Ayer, esperando la lluvia, terminé la tercera temporada de The Leftovers. Quedé tomado por Kevin y Nora. Una y otra vez evocaba en mi charla con Manuela las imágenes y la emoción que me había causado. Mayra me escribió un mensaje con idéntica emoción con el final de The OA. El final de The Leftovers es un final con esa escena tan temida por todos. Encontrarse ya siendo viejo con los amores perdidos. El tiempo irrecuperable y no hay vuelta que valga y siempre duele. Huyendo de ello me sumerjo en el presente absoluto de mi paz actual. Mi armisticio. Lleva años esta tregua. Como esta lluvia que no llega. Vuelvo por unas semanas para ver a mis amigos pero termino encerrado leyendo, escuchando música y viendo películas.

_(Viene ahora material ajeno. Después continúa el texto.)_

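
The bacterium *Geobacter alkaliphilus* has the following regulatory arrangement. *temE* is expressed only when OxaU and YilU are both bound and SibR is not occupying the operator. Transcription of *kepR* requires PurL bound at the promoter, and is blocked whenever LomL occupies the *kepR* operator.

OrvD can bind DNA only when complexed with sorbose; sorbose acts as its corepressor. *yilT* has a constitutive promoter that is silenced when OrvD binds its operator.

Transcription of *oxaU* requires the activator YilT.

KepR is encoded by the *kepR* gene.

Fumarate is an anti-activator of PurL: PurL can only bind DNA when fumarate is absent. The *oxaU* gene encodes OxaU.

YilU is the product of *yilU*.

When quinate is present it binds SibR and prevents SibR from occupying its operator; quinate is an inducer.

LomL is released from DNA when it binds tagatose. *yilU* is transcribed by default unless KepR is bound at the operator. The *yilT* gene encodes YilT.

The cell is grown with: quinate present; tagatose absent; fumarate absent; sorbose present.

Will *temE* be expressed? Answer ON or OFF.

Sorbose is present, so OrvD is active.
With repressor OrvD bound, *yilT* is not transcribed.
So YilT is not produced.
Required activator YilT is absent, so *oxaU* is not transcribed.
So OxaU is not produced.
Quinate is present, so SibR is inactive.
Fumarate is absent, so PurL is active.
Tagatose is absent, so LomL is active.
With repressor LomL bound, *kepR* is not transcribed.
So KepR is not produced.
With no repressor bound, *yilU* is transcribed.
So YilU is produced and active.
Required activator OxaU is absent, so *temE* is not transcribed.

OFF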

Me pongo fóbico y me empieza a atacar la alergia. Ya no estoy acostumbrado al aire de la ciudad; es lo que buscaba, acostumbrarme al aire puro y vivificante del campo pero me siento un mañoso. Como voy a ir a la Luna si no respiro bien acá abajo.
Ahora ha pasado un tiempo y está todo bastante borroso. En esta época de mi vida Blur debería ser la banda que me identifique. Por el nombre digo. Seguramente en inglés debe tener muchas otras connotaciones que se me escapan. La música de Blur es lo contraria de borrosa y empañada, las canciones son cristalinas y netas. Demoramos en llegar a Estocolmo y lo hicimos esperar. Es verdad que nunca se sabe con un velero, o con la bicicleta, los tiempos son siempre aproximados y ahí está la gracia. Dependemos del viento, la lluvia, las corrientes o de la inclinación y la naturaleza del terreno. Es lo opuesto en la ciudad y también ahí está el chiste. Con la bicicleta en Buenos Aires siempre sé cuánto tardo a cada barrio y lugar. Imposible de calcular con el transporte público o un auto, nuestra venganza privada. Fue un cruce de toda una noche desde Finlandia hasta Suecia. Esas noches azules sin noche, un resplandor. Muchos barcos, mundos flotantes autosuficientes en su propia burbuja. Dejamos atrás el enorme archipiélago de islotes rocosos para empezar a ver las islas boscosas.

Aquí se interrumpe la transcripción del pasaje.